Question 5.15: A gable frame is subjected to a snow loading, as shown in Fi...
A gable frame is subjected to a snow loading, as shown in Fig. 5.23(a). Draw the shear, bending moment, and axial force diagrams and the qualitative deflected shape for the frame.
Static Determinacy m = 4, j = 5, r = 4, and e_c = 1. Because 3m + r = 3j + e_c and the frame is geometrically stable, it is statically determinate.

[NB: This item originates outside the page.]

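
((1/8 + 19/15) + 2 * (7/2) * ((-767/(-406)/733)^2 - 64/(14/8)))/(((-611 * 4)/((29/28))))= 96639742891009/895662654257280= 0.11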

Reactions (See Fig. 5.23(b).)
+\circlearrowleft \sum{M_E}=0
-A_Y (8) + 12(8)(4) = 0 A_Y = 48 kN \uparrow
+\uparrow \sum{F_Y}=0
48 – 12(8) + E_Y = 0 E_Y = 48 kN \uparrow
+\circlearrowleft \sum{M^{AC}_C}=0
A_X (8) – 48(4) + 12(4)(2) = 0 A_X = 12 kN \longrightarrow
+\longrightarrow \sum{F_X}=0
12 + E_X = 0
E_X = -12 kN E_X = 12 kN\longleftarrow
Member End Forces (See Fig. 5.23(c).)
Joint A By applying the equations of equilibrium \sum{F_X}=0 and \sum{F_Y}=0, we obtain
A^{AB}_X = 12 kN A^{AB}_Y = 48 kN
Member AB Considering the equilibrium of member AB, we obtain
B^{AB}_X = -12 kN B^{AB}_Y = -48 kN M^{AB}_B = -60 kN-m
Joint B Applying the three equilibrium equations, we obtain
B^{BC}_X = 12 kN B^{BC}_Y = 48 kN M^{BC}_B = 60 kN-m
Member BC
+\longrightarrow \sum{F_X}=0 C^{BC}_X = -12 kN
+\uparrow \sum{F_Y}=0
48 – 12(4) + C^{BC}_Y =0 C^{BC}_Y = 0
+\circlearrowleft \sum{M_B}=0
60 – 12(4)(2) + 12(3) = 0 Checks
Joint C Considering the equilibrium of joint C, we determine
C^{CD}_X =12 kN C^{CD}_Y = 0
Member CD
+\longrightarrow \sum{F_X}=0 D^{CD}_X = -12 kN
+\uparrow \sum{F_Y}=0
-12(4) + D^{CD}_Y =0 D^{CD}_Y = 48 kN
+\circlearrowleft \sum{M_D} = 0
-12(3) + 12(4)(2) + M^{CD}_D = 0 M^{CD}_D =-60 kN-m
Joint D Applying the three equilibrium equations, we obtain
D^{DE}_X = 12 kN D^{DE}_Y =-48 kN M^{DE}_D = 60 kN-m
Member DE
+\longrightarrow \sum{F_X}=0 E^{DE}_X = -12 kN
+\uparrow \sum{F_Y}=0 E^{DE}_Y = 48 kN
+\circlearrowleft \sum{M_E} = 0
60 – 12(5) = 0 Checks
Joint E
+\longrightarrow \sum{F_X}=0 -12 + 12 = 0 Checks
+\uparrow \sum{F_Y}=0 48 – 48 = 0 Checks
Distributed Loads on Inclined Members BC and CD As the 12-kN/m snow loading is specified per horizontal meter, it is necessary to resolve it into components parallel and perpendicular to the directions of members BC and CD. Consider, for example, member BC, as shown in Fig. 5.23(d). The total vertical load acting on this member is (12 kN/m)(4 m) = 48 kN. Dividing this total vertical load by the length of the member, we obtain the intensity of the vertical distributed load per meter along the inclined length of the member as 48/5 = 9.6 kN/m. The components of this vertical distributed load in the directions parallel and perpendicular to the axis of the member are (3/5)(9.6) = 5.76 kN/m and (4/5)(9.6) = 7.68 kN/m, respectively, as shown in Fig. 5.23(d). The distributed loading for member CD is computed similarly and is shown in Fig. 5.23(e).
Shear and Bending Moment Diagrams See Fig. 5.23(f ) and (g).
Axial Force Diagrams The equations for axial force in the members of the frame are:
Member AB Q = -48
Member BC Q = -38.4 + 5.76x
Member CD Q = -9.6 – 5.76x
Member DE Q = -48
The axial force diagrams are shown in Fig. 5.23(h).
Qualitative Deflected Shape See Fig. 5.23(i).